TARANTO - «Una rilevante sorgente emissiva di benzene». Così l’Arpa Puglia in una lettera indirizzata a Ispra e al Ministero dell’Ambiente ha definito «l'area sottoprodotti degli impianti di cokeria» dell’ex Ilva di Taranto, individuando così la principale fonte di provenienza dell’inquinante cancerogeno che dal 2019 è costantemente aumentato nell’aria di Taranto. Nella missiva a firma del direttore generale Vito Bruno e del direttore scientifico Vincenzo Campanaro, l’agenzia regionale di protezione ambientale ha evidenziato come «le indagini svolte e le valutazioni di questa Agenzia» abbiano indicato l’area sottoprodotti come la causa principale dell’emergenza benzene: i tecnici dell’Arpa hanno inoltre chiesto a Ispra l’esecuzione di ulteriori accertamenti in sito per la puntuale verifica delle condizioni di tale area dello stabilimento, da attuarsi nel corso della prossima visita ispettiva». Non solo.

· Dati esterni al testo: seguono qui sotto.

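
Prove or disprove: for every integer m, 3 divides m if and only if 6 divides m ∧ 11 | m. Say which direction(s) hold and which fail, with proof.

The forward direction fails; the converse holds.

[⇒] This fails: take m = 3. Certainly 3 ∣ 3, but 6 ∤ 3.

[⇐] Suppose 6 ∣ m and 11 ∣ m. Any common multiple of 6 and 11 is a multiple of their lcm; here gcd(6, 11) = 1, so lcm(6, 11) = 6·11 = 66, so 66 ∣ m. Since 3 ∣ 66, it follows that 3 ∣ m.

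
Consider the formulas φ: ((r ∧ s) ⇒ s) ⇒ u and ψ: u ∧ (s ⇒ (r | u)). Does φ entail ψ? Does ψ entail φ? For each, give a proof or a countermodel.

Both directions hold.

(⇒) Assume the antecedent. If u is true, u ∧ (s ⇒ (r | u)) reduces to true regardless of the other variables. If u is false, the antecedent cannot hold. Either way u ∧ (s ⇒ (r | u)) holds.

(⇐) Assume the antecedent. If u is true, ((r ∧ s) ⇒ s) ⇒ u reduces to true regardless of the other variables. If u is false, the antecedent cannot hold. Either way ((r ∧ s) ⇒ s) ⇒ u holds.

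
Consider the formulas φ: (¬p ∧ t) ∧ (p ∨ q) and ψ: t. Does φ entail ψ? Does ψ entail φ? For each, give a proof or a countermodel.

(⟹) Assume the antecedent. If p is true, the antecedent cannot hold. If p is false, the antecedent forces (p = F, q = T, t = T), and t holds there. Either way t holds.

(⟸) This fails. Under p = F, q = F, t = T, the left side is false but the right side is true.

Not equivalent: only (⇒) holds.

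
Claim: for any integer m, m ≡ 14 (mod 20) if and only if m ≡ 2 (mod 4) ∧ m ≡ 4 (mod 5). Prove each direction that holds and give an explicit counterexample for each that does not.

Both implications hold.

(⇒) Suppose m ≡ 14 (mod 20); write m = 20j + 14. Since 4 ∣ 20, reducing mod 4 gives m ≡ 14 ≡ 2 (mod 4); since 5 ∣ 20, reducing mod 5 gives m ≡ 14 ≡ 4 (mod 5).

(⇐) Conversely, if m ≡ 2 (mod 4) and m ≡ 4 (mod 5), then by the Chinese remainder theorem m ≡ 14 (mod 20). This is exactly m ≡ 14 (mod 20).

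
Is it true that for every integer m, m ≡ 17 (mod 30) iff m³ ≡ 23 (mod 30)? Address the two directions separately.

Forward direction. Suppose m ≡ 17 (mod 30). Write m = 30j + 17. Then (30j + 17)³ = 27000j³ + 45900j² + 26010j + 4913 = 30(900j³ + 1530j² + 867j + 163) + 23, so m³ ≡ 23 (mod 30).

Converse. Suppose m³ ≡ 23 (mod 30). The only residue r in {0, …, 29} with r³ ≡ 23 (mod 30) is r = 17, so m ≡ 17 (mod 30).

The biconditional holds.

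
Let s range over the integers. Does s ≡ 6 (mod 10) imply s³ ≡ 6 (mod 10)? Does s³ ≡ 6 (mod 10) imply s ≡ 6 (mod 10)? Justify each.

Both directions hold.

(⟹) Suppose s ≡ 6 (mod 10). Write s = 10j + 6. Then (10j + 6)³ = 1000j³ + 1800j² + 1080j + 216 = 10(100j³ + 180j² + 108j + 21) + 6, so s³ ≡ 6 (mod 10).

(⟸) Conversely, suppose s³ ≡ 6 (mod 10). The only residue r in {0, …, 9} with r³ ≡ 6 (mod 10) is r = 6, so s ≡ 6 (mod 10).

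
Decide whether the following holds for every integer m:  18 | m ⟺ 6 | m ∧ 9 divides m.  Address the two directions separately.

Both directions hold.

[⇒] If 18 ∣ m, write m = 18q. Since 18 = 3·6, m = 6·(3q), so 6 ∣ m; and since 18 = 2·9, m = 9·(2q), so 9 ∣ m.

[⇐] Suppose 6 ∣ m and 9 ∣ m. Any common multiple of 6 and 9 is a multiple of their lcm; here lcm(6, 9) = 6·9/gcd(6, 9) = 54/3 = 18, so 18 ∣ m.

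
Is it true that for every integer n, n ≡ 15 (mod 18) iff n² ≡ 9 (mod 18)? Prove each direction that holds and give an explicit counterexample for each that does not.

Only the forward implication holds.

(⟸) This fails: take n = 3. Then 3² = 9 ≡ 9 (mod 18), yet 3 ≡ 3 (mod 18), not 15.

(⟹) Suppose n ≡ 15 (mod 18). Write n = 18j + 15. Then (18j + 15)² = 324j² + 540j + 225 = 18(18j² + 30j + 12) + 9, so n² ≡ 9 (mod 18).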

Al Ministero è stato invece sottoposta la la vicenda per «valutare – scrive Arpa - l'inclusione di queste informazioni nella fase istruttoria del Riesame dell'Autorizzazione Integrata dell'installazione attualmente in corso, al fine di considerare quanto emerso nella valutazione del quadro emissivo».

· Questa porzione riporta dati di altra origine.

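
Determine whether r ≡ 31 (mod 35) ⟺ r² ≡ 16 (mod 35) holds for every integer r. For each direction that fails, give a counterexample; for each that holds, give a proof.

Only the forward implication holds.

(→) Suppose r ≡ 31 (mod 35). Write r = 35j + 31. Then (35j + 31)² = 1225j² + 2170j + 961 = 35(35j² + 62j + 27) + 16, so r² ≡ 16 (mod 35).

(←) This fails: take r = 4. Then 4² = 16 ≡ 16 (mod 35), yet 4 ≡ 4 (mod 35), not 31.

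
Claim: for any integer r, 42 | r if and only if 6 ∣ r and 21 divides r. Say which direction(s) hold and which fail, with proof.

The biconditional holds.

[⇒] If 42 ∣ r, write r = 42q. Since 42 = 7·6, r = 6·(7q), so 6 ∣ r; and since 42 = 2·21, r = 21·(2q), so 21 ∣ r.

[⇐] Suppose 6 ∣ r and 21 ∣ r. Any common multiple of 6 and 21 is a multiple of their lcm; here lcm(6, 21) = 6·21/gcd(6, 21) = 126/3 = 42, so 42 ∣ r.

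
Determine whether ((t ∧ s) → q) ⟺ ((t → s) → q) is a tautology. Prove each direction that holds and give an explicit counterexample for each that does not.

(⟹) This fails. Under q = F, t = F, s = F, the left side is true but the right side is false.

(⟸) Assume the antecedent. If q is true, (t ∧ s) → q reduces to true regardless of the other variables. If q is false, the antecedent forces (q = F, t = T, s = F), and (t ∧ s) → q holds there. Either way (t ∧ s) → q holds.

The forward direction fails; the converse holds.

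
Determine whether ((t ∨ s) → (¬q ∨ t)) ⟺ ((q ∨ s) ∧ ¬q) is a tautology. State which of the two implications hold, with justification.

Not equivalent: only (⇐) holds.

(←) Assume the antecedent. If t is true, (t ∨ s) → (¬q ∨ t) reduces to true regardless of the other variables. If t is false, the antecedent forces (t = F, q = F, s = T), and (t ∨ s) → (¬q ∨ t) holds there. Either way (t ∨ s) → (¬q ∨ t) holds.

(→) This fails. Under t = F, q = F, s = F, the left side is true but the right side is false.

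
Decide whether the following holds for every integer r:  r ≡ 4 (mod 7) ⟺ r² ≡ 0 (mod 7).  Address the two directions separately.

(⇒) This fails: take r = 4. Then 4 ≡ 4 (mod 7), but 4² = 16 ≡ 2 (mod 7), not 0.

(⇐) This fails: take r = 0. Then 0² = 0 ≡ 0 (mod 7), yet 0 ≡ 0 (mod 7), not 4.

Both directions fail.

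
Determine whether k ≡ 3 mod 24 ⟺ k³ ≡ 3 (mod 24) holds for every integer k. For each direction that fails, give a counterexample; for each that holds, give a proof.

Both directions hold; the statement is true.

Forward direction. Suppose k ≡ 3 mod 24. Write k = 24j + 3. Then (24j + 3)³ = 13824j³ + 5184j² + 648j + 27 = 24(576j³ + 216j² + 27j + 1) + 3, so k³ ≡ 3 (mod 24).

Converse. Suppose k³ ≡ 3 (mod 24). The only residue r in {0, …, 23} with r³ ≡ 3 (mod 24) is r = 3, so k ≡ 3 (mod 24).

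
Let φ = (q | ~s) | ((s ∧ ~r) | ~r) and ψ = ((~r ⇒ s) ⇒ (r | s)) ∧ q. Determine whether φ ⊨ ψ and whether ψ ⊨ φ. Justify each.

(⟹) This fails. Under r = F, q = F, s = F, the left side is true but the right side is false.

(⟸) Assume the antecedent. If r is true, the antecedent forces (r = T, q = T, s = F) or (r = T, q = T, s = T), and (q | ~s) | ((s ∧ ~r) | ~r) holds there. If r is false, (q | ~s) | ((s ∧ ~r) | ~r) reduces to true regardless of the other variables. Either way (q | ~s) | ((s ∧ ~r) | ~r) holds.

Only the converse holds.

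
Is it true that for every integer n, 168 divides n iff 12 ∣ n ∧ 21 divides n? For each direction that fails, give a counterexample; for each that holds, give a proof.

(⟸) This fails: take n = 84. Both 12 ∣ 84 and 21 ∣ 84, yet 84 is not a multiple of 168 (since 84 = 0·168 + 84), so 168 ∤ 84.

(⟹) If 168 ∣ n, write n = 168q. Since 168 = 14·12, n = 12·(14q), so 12 ∣ n; and since 168 = 8·21, n = 21·(8q), so 21 ∣ n.

Not equivalent: only (⇒) holds.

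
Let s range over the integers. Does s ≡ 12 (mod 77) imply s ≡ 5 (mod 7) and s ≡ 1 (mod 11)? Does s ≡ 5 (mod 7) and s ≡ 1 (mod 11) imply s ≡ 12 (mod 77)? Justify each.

(⟹) Suppose s ≡ 12 (mod 77); write s = 77j + 12. Since 7 ∣ 77, reducing mod 7 gives s ≡ 12 ≡ 5 (mod 7); since 11 ∣ 77, reducing mod 11 gives s ≡ 12 ≡ 1 (mod 11).

(⟸) Conversely, if s ≡ 5 (mod 7) and s ≡ 1 (mod 11), then by the Chinese remainder theorem s ≡ 12 (mod 77). This is exactly s ≡ 12 (mod 77).

Equivalent; both directions hold.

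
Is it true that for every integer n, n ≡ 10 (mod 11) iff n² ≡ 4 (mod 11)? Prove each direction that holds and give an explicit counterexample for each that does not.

Neither implication holds.

[⇒] This fails: take n = 10. Then 10 ≡ 10 (mod 11), but 10² = 100 ≡ 1 (mod 11), not 4.

[⇐] This fails: take n = 2. Then 2² = 4 ≡ 4 (mod 11), yet 2 ≡ 2 (mod 11), not 10.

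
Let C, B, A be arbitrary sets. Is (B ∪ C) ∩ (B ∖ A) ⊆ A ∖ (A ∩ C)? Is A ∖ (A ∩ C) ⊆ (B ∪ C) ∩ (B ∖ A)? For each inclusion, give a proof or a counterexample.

Both inclusions fail.

Forward inclusion. This inclusion fails. Take C = ∅, B = {1}, A = ∅; then 1 ∈ (B ∪ C) ∩ (B ∖ A) but 1 ∉ A ∖ (A ∩ C).

Reverse inclusion. This inclusion fails. Take C = ∅, B = ∅, A = {1}; then 1 ∈ A ∖ (A ∩ C) but 1 ∉ (B ∪ C) ∩ (B ∖ A).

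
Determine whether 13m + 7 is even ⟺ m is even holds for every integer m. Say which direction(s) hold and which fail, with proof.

[⇒] This fails: m = 7 gives 13m + 7 = 98, which is even, but 7 is odd, not even.

[⇐] This also fails: m = 0 is even, but 13m + 7 = 7 is odd, not even.

Neither implication holds.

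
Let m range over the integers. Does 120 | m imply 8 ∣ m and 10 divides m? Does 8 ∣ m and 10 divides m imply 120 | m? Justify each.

(⇒) holds; (⇐) fails.

Forward direction. If 120 ∣ m, write m = 120q. Since 120 = 15·8, m = 8·(15q), so 8 ∣ m; and since 120 = 12·10, m = 10·(12q), so 10 ∣ m.

Converse. This fails: take m = 40. Both 8 ∣ 40 and 10 ∣ 40, yet 40 is not a multiple of 120 (since 40 = 0·120 + 40), so 120 ∤ 40.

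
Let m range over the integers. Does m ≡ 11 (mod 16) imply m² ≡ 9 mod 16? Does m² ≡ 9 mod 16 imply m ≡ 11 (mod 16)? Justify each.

Not equivalent: only (⇒) holds.

(→) Suppose m ≡ 11 (mod 16). Write m = 16j + 11. Then (16j + 11)² = 256j² + 352j + 121 = 16(16j² + 22j + 7) + 9, so m² ≡ 9 (mod 16).

(←) This fails: take m = 3. Then 3² = 9 ≡ 9 (mod 16), yet 3 ≡ 3 (mod 16), not 11.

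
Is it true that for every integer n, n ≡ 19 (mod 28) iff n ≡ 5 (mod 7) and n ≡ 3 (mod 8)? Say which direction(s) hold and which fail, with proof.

Only the reverse direction holds.

Forward direction. This fails: n = 47 gives 47 ≡ 19 (mod 28) but 47 ≡ 7 (mod 8), so the conjunction on the right does not hold.

Converse. If n ≡ 5 (mod 7) and n ≡ 3 (mod 8), then by the Chinese remainder theorem n ≡ 19 (mod 56). Since 19 ≡ 19 (mod 28) and 28 ∣ 56, we get n ≡ 19 (mod 28).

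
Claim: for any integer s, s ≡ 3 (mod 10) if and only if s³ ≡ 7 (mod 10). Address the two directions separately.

Equivalent; both directions hold.

(⟹) Suppose s ≡ 3 (mod 10). Write s = 10j + 3. Then (10j + 3)³ = 1000j³ + 900j² + 270j + 27 = 10(100j³ + 90j² + 27j + 2) + 7, so s³ ≡ 7 (mod 10).

(⟸) For the converse, argue contrapositively. If s ≢ 3 (mod 10), then s is congruent to one of 0, 1, 2, 4, 5, 6, 7, 8, 9 modulo 10, and these give s³ ≡ 0, 1, 8, 4, 5, 6, 3, 2, 9 respectively — never 7.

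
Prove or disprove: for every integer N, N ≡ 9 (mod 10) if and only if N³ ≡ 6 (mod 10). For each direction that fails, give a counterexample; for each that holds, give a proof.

Neither direction holds.

Forward direction. This fails: take N = 9. Then 9 ≡ 9 (mod 10), but 9³ = 729 ≡ 9 (mod 10), not 6.

Converse. This fails: take N = 6. Then 6³ = 216 ≡ 6 (mod 10), yet 6 ≡ 6 (mod 10), not 9.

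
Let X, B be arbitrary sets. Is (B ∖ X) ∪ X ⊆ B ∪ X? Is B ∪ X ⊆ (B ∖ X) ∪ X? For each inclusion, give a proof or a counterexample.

(⊆) Let x ∈ (B ∖ X) ∪ X. Then either x ∈ X and x ∉ B; or x ∈ B and x ∉ X; or x ∈ X ∩ B. In each case x ∈ B ∪ X, so (B ∖ X) ∪ X ⊆ B ∪ X.

(⊇) Let x ∈ B ∪ X. Then either x ∈ X and x ∉ B; or x ∈ B and x ∉ X; or x ∈ X ∩ B. In each case x ∈ (B ∖ X) ∪ X, so B ∪ X ⊆ (B ∖ X) ∪ X.

Both inclusions hold.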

Come raccontato nelle scorse settimane dalla Gazzetta, sono stati 155 i picchi di benzene emessi dell'ex Ilva nel corso del 2023. Un numero in grado di spiegare senza troppi di giri di parole l'allarme lanciato proprio da Arpa Puglia sul costante aumento negli ultimi anni: nel 2019 i picchi registrati dalle centraline sono stati infatti soltanto 2 crescendo esponenzialmente nel giro di quattro anni. Dai 2 del 2019 si è poi passati a 84 picchi nel 2020: nel 2021 il valore è sceso a 50 picchi per raddoppiare fino a 106 nel 2022. L'anno scorso, il numero di picchi è salito ancora fino a 155: 118 sono quelli registrati nei soli primi sei mesi del 2023. Significativo il mese di febbraio dello scorso anno in cui i picchi sono stati ben 34.
Insomma nella fabbrica «più pulita del mondo», come l’ha definita il neo commissario di Acciaierie d’Italia Davide Tabarelli, proseguono secondo gli esperti, continuano a generarsi diffusioni nocive: è stata infatti la Asl di Taranto a chiarire che pur restando al di sotto dei limiti di legge, le emissioni di benzene possono causare danni alla salute di operai e cittadini. E soprattutto di bambini. L’azienda sanitari ionica, sulla base dei numeri forniti da Arpa, ha redatto una relazione circa un anno fa sulla base della quale il sindaco di Taranto, Rinaldo Melucci, ha firmato l'ordinanza che imponeva lo spegnimento degli impianti dell'area a caldo. La vicenda, pende ora dinanzi al Tar di Lecce che dovrà stabilire la legittimità del provvedimento.
Sulla cosiddetta «emergenza benzene» si sono accesi anche i fari della procura di Taranto che ha iscritto nel registro degli indagati l'ex ad di Acciaierie d'Italia, Lucia Morselli, e l'ex direttore della fabbrica Alessandro Labile: ai due è stato notificato un avviso di proroga delle indagini condotte dai carabinieri del Noe di Lecce e coordinate dai pubblici ministeri Francesco Ciardo e Mariano Buccoliero. I reati contestati al momento sono inquinamento ambientale e rimozione dolosa di cautele sui luogo di lavoro. L'inchiesta della magistratura, supervisionata dal procuratore della Repubblica Eugenia Pontassuglia, mira non solo a stabilire se vi siano o meno responsabili per queste emissioni, ma anche sulla gestione dei fondi concessi dallo Stato, fino ad alcune settimane fa socio nella gestione della fabbrica insieme al colosso ArcelorMittal, e alla manutenzione degli impianti.